Monday, September 29, 2014

A Quick Overview of the High Holidays

Good day everyone!

I've started a new book, Toward a Meaningful Life, and I wanted to share a piece giving a fantastic overview of the Holidays we find ourselves in the midst of --
On Rosh Hashana, we learn that we have the power to still the trembling world and assist in the birth of a new one. The tremors of the old world are the birth pangs of the new. It is within our power to help bring about that rebirth, by taking steps to renew our own spiritual lives (xiii) 
The message of Yom Kippur, the Day of Atonement, is that renewal is possible even after loss and destruction.... Rebirth can be more powerful than the initial birth. The first revelation of the Law on Mount Sinai took forty days, but Moses spent twice as long to persuade G-d to yield to his entreaties and replace the broken tablets. The effort required to rebuild after destruction is much greater than the work of building in the first place. But the rebuilt structure, when it is finally completed, is stronger than the original and can never again be destroyed...Yom Kippur is the holiest day in the year because it is the day when life's essential element, Hope, was born. The message of Yom Kippur is unequivocal: even after great loss, we can repair, rebuild and regenerate... Yom Kippur makes clear how we can achieve these things: by connecting to G-d, to immortality (xiv-xv). 
The festival of joy, Sukkot (Tabernacles), follows in the wake of Rosh Hashana and Yom Kippur with a vital lesson of its own for today's difficult circumstances. Joy is an external sign of the soul's innate celebration of life. Awareness of our indispensable purpose, that we are connected to our Divine mission, is cause for celebration. Conversely, if we are cut off from this awareness - that is, if we feel that our lives lack purpose and direction - we are prey to feelings of insecurity, fear, uncertainty, and despondency... The joy of Sukkot is an extension of the hope born on Yom Kippur. Joy cannot be experienced to the fullest until we have encountered loss and begun to recover, as happens on Yom Kippur. With hope regained, after our broken spirits have revived and we have started to rebuild after loss, we celebrate (xvi).
This is only the beginning of the book.

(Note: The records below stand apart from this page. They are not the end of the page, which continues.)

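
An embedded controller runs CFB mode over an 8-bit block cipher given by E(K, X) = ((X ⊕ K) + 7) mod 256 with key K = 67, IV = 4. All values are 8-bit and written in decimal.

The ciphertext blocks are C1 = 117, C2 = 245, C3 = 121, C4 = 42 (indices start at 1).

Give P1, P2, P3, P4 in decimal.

CFB decryption: P_i = C_i ⊕ E(K, C_{i−1}), with C_{0} = IV.
P1: E(K, 4) = 78; 117 ⊕ 78 = 59.
P2: E(K, 117) = 61; 245 ⊕ 61 = 200.
P3: E(K, 245) = 189; 121 ⊕ 189 = 196.
P4: E(K, 121) = 65; 42 ⊕ 65 = 107.

P1 = 59, P2 = 200, P3 = 196, P4 = 107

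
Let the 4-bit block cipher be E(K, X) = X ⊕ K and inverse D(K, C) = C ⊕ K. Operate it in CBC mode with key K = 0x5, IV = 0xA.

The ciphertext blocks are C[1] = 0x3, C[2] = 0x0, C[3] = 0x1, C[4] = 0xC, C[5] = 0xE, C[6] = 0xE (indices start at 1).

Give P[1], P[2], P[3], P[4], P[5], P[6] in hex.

CBC decryption: P_i = D(K, C_i) ⊕ C_{i−1}, with C_{0} = IV.
P[1]: D(K, 0x3) = 0x6; 0x6 ⊕ 0xA = 0xC.
P[2]: D(K, 0x0) = 0x5; 0x5 ⊕ 0x3 = 0x6.
P[3]: D(K, 0x1) = 0x4; 0x4 ⊕ 0x0 = 0x4.
P[4]: D(K, 0xC) = 0x9; 0x9 ⊕ 0x1 = 0x8.
P[5]: D(K, 0xE) = 0xB; 0xB ⊕ 0xC = 0x7.
P[6]: D(K, 0xE) = 0xB; 0xB ⊕ 0xE = 0x5.

P[1] = 0xC, P[2] = 0x6, P[3] = 0x4, P[4] = 0x8, P[5] = 0x7, P[6] = 0x5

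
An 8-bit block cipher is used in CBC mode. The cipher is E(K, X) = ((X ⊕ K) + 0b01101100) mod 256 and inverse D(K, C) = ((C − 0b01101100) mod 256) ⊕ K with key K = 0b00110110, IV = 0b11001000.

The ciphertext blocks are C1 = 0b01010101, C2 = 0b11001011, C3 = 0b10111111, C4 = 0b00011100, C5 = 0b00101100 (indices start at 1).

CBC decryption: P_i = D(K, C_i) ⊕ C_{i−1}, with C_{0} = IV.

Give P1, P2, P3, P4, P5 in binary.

P1 = 0b00010111, P2 = 0b00111100, P3 = 0b10101110, P4 = 0b00111001, P5 = 0b11101010

P1: D(K, 0b01010101) = 0b11011111; 0b11011111 ⊕ 0b11001000 = 0b00010111.
P2: D(K, 0b11001011) = 0b01101001; 0b01101001 ⊕ 0b01010101 = 0b00111100.
P3: D(K, 0b10111111) = 0b01100101; 0b01100101 ⊕ 0b11001011 = 0b10101110.
P4: D(K, 0b00011100) = 0b10000110; 0b10000110 ⊕ 0b10111111 = 0b00111001.
P5: D(K, 0b00101100) = 0b11110110; 0b11110110 ⊕ 0b00011100 = 0b11101010.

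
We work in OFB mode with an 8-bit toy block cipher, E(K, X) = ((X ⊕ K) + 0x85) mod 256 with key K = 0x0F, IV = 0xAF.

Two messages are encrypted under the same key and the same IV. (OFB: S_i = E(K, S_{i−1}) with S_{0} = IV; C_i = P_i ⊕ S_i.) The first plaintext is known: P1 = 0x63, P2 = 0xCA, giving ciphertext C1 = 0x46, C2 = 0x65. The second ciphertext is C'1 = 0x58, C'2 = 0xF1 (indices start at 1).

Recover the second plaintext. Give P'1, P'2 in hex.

In OFB with a reused IV, both messages share the same keystream S_i, so C_i ⊕ C'_i = P_i ⊕ P'_i and thus P'_i = P_i ⊕ C_i ⊕ C'_i.
P'1: 0x63 ⊕ 0x46 ⊕ 0x58 = 0x7D.
P'2: 0xCA ⊕ 0x65 ⊕ 0xF1 = 0x5E.

P'1 = 0x7D, P'2 = 0x5E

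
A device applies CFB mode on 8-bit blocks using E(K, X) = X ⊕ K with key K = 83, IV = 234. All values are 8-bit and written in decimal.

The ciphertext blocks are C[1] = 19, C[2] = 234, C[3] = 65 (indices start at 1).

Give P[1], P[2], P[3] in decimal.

CFB decryption: P_i = C_i ⊕ E(K, C_{i−1}), with C_{0} = IV.
P[1]: E(K, 234) = 185; 19 ⊕ 185 = 170.
P[2]: E(K, 19) = 64; 234 ⊕ 64 = 170.
P[3]: E(K, 234) = 185; 65 ⊕ 185 = 248.

P[1] = 170, P[2] = 170, P[3] = 248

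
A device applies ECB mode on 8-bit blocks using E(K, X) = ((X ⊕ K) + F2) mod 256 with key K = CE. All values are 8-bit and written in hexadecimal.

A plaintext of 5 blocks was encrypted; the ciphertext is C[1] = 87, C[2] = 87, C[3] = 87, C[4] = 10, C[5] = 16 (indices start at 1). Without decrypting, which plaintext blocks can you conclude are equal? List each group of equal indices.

P[1] = P[2] = P[3]

ECB encrypts each block independently with the same key, so equal ciphertext blocks imply equal plaintext blocks.
C[1] = C[2] = C[3] = 87, so P[1] = P[2] = P[3].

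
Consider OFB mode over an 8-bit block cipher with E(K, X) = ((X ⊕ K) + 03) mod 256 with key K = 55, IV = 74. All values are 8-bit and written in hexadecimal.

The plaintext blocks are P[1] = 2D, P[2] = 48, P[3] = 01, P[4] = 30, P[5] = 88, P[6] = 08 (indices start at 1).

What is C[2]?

C[2] = 3C

OFB encryption: S_i = E(K, S_{i−1}) with S_{0} = IV; C_i = P_i ⊕ S_i.
C[1]: S = E(K, 74) = 24; 2D ⊕ 24 = 09.
C[2]: S = E(K, 24) = 74; 48 ⊕ 74 = 3C.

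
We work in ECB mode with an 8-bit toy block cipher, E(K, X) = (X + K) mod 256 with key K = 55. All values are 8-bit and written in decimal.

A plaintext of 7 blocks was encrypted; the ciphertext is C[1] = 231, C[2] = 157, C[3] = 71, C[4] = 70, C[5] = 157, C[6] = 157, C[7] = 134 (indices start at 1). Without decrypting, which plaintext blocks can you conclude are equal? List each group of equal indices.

P[2] = P[5] = P[6]

ECB encrypts each block independently with the same key, so equal ciphertext blocks imply equal plaintext blocks.
C[2] = C[5] = C[6] = 157, so P[2] = P[5] = P[6].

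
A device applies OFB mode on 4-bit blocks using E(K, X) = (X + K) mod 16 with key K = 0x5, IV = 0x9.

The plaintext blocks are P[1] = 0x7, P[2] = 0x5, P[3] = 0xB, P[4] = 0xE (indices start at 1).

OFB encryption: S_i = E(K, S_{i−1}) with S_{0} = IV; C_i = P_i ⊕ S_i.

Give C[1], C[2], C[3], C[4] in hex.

C[1]: S = E(K, 0x9) = 0xE; 0x7 ⊕ 0xE = 0x9.
C[2]: S = E(K, 0xE) = 0x3; 0x5 ⊕ 0x3 = 0x6.
C[3]: S = E(K, 0x3) = 0x8; 0xB ⊕ 0x8 = 0x3.
C[4]: S = E(K, 0x8) = 0xD; 0xE ⊕ 0xD = 0x3.

C[1] = 0x9, C[2] = 0x6, C[3] = 0x3, C[4] = 0x3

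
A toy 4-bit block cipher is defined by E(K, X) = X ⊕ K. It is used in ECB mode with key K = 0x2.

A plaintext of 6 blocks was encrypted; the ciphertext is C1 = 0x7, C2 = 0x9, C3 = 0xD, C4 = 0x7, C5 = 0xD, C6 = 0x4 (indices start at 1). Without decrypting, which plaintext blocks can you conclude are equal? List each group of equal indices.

ECB encrypts each block independently with the same key, so equal ciphertext blocks imply equal plaintext blocks.
C1 = C4 = 0x7, so P1 = P4.
C3 = C5 = 0xD, so P3 = P5.

P1 = P4; P3 = P5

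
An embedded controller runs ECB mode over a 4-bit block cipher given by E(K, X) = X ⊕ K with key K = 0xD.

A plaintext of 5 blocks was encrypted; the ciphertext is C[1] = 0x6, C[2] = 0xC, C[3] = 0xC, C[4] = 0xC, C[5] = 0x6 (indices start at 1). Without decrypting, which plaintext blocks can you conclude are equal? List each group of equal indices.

ECB encrypts each block independently with the same key, so equal ciphertext blocks imply equal plaintext blocks.
C[1] = C[5] = 0x6, so P[1] = P[5].
C[2] = C[3] = C[4] = 0xC, so P[2] = P[3] = P[4].

P[1] = P[5]; P[2] = P[3] = P[4]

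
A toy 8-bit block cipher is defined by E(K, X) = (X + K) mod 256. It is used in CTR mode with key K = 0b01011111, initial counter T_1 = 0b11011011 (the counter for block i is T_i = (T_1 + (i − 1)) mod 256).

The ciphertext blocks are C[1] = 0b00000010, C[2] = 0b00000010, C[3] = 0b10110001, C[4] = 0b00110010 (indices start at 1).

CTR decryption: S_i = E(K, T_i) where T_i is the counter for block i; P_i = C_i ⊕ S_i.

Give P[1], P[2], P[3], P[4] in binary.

P[1]: T = 0b11011011, S = E(K, T) = 0b00111010; 0b00000010 ⊕ 0b00111010 = 0b00111000.
P[2]: T = 0b11011100, S = E(K, T) = 0b00111011; 0b00000010 ⊕ 0b00111011 = 0b00111001.
P[3]: T = 0b11011101, S = E(K, T) = 0b00111100; 0b10110001 ⊕ 0b00111100 = 0b10001101.
P[4]: T = 0b11011110, S = E(K, T) = 0b00111101; 0b00110010 ⊕ 0b00111101 = 0b00001111.

P[1] = 0b00111000, P[2] = 0b00111001, P[3] = 0b10001101, P[4] = 0b00001111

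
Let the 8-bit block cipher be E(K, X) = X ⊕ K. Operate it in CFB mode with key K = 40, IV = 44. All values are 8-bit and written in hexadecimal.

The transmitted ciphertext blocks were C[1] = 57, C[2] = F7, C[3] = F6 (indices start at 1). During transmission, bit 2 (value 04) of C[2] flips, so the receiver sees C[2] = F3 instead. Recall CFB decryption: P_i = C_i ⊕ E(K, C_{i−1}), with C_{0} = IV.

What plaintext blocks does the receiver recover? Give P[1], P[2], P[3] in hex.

P[1] = 53, P[2] = E4, P[3] = 45

Only C[2] changed, to F3. In CFB, a change in C_i flips the same bit in P_i and garbles P_{i+1}. Decrypting the received ciphertext:
P[1]: E(K, 44) = 04; 57 ⊕ 04 = 53.
P[2]: E(K, 57) = 17; F3 ⊕ 17 = E4.
P[3]: E(K, F3) = B3; F6 ⊕ B3 = 45.
Blocks that differ from the original plaintext: P[2], P[3].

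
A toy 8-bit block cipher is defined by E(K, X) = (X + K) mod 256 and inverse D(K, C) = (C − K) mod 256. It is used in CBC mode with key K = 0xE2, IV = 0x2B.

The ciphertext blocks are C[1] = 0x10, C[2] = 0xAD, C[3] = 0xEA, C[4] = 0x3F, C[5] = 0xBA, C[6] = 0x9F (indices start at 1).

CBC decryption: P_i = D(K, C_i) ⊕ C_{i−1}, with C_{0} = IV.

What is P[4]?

P[4] = 0xB7

P[4]: D(K, 0x3F) = 0x5D; 0x5D ⊕ 0xEA = 0xB7.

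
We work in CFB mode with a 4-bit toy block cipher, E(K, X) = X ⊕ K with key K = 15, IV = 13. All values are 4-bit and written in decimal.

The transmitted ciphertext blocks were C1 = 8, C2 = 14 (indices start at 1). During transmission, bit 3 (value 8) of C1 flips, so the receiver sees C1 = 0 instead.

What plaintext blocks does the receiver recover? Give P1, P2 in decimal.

P1 = 2, P2 = 1

CFB decryption: P_i = C_i ⊕ E(K, C_{i−1}), with C_{0} = IV.
Only C1 changed, to 0. In CFB, a change in C_i flips the same bit in P_i and garbles P_{i+1}. Decrypting the received ciphertext:
P1: E(K, 13) = 2; 0 ⊕ 2 = 2.
P2: E(K, 0) = 15; 14 ⊕ 15 = 1.
Blocks that differ from the original plaintext: P1, P2.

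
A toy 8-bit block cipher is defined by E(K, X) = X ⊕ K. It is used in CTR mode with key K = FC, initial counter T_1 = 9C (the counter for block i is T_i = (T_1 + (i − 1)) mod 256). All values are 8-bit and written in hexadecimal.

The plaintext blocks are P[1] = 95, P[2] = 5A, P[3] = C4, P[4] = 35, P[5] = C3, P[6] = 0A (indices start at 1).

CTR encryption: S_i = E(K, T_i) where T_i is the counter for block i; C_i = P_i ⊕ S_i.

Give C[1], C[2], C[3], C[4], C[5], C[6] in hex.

C[1]: T = 9C, S = E(K, T) = 60; 95 ⊕ 60 = F5.
C[2]: T = 9D, S = E(K, T) = 61; 5A ⊕ 61 = 3B.
C[3]: T = 9E, S = E(K, T) = 62; C4 ⊕ 62 = A6.
C[4]: T = 9F, S = E(K, T) = 63; 35 ⊕ 63 = 56.
C[5]: T = A0, S = E(K, T) = 5C; C3 ⊕ 5C = 9F.
C[6]: T = A1, S = E(K, T) = 5D; 0A ⊕ 5D = 57.

C[1] = F5, C[2] = 3B, C[3] = A6, C[4] = 56, C[5] = 9F, C[6] = 57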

I'm looking forward to reading and learning more!

Saturday, September 27, 2014

Happy New Year 5775!

How time flies. We're back at the beginning - Shana Tova to all! Happy New Year!

It's the beginning of the Jewish New Year! A celebration completely different than the secular one, we spend the day thinking about G-d as our King.

For me, Rosh HaShana and the upcoming holidays are a bit tough to get my head around. I am blessed with three small people, 3.5 years, 2 years and 3 months old. Getting in the mood and to synagogue is more than a small challenge (more like a bad joke). Happily, I found someone in my building who blew the shofar for me.

I'm revisiting the idea of learning something Jewish for 5 minutes a day. For anyone who thinks that 5 minutes is no big deal should come visit my home. I'm hoping to find that 5 minutes block - rather, I think it may have to be broken up into parts.

I'll share with you a series of books that I enjoy. There are at least six books in the series so far, each focusing on different parts of the Torah. I just finished Let Me Join Your Nation by Yosef Deutsch. (Took me three months, trust me, it's not a long book). It's a novelization of the Book of Ruth. Using commentaries and midrashim, he weaves a coherent narrative, fleshing out the story. What I like about it is that he includes footnotes, so if you were so inclined, you could actually check out the details. I feel like you are learning by reading a book without working too hard.

The next book I'm going to be working through is one I've read before, but it's been about six years since I've cracked it open. It's called, Toward a Meaningful Life: The Wisdom of the Rebbe Menachem Mendel Schneerson. It's got a universal message, so anyone from any faith should get something out of it - but obviously geared toward Jews. I don't remember much from the last time I read it, but I do remember enjoying it. I am excited to give it another read (as slow and painful as that may be).

So again, I'm going to try to write a weekly dvar Torah, and hopefully I won't peter out like I did last time. Try, try again!

A healthy and happy Shana Tova to all!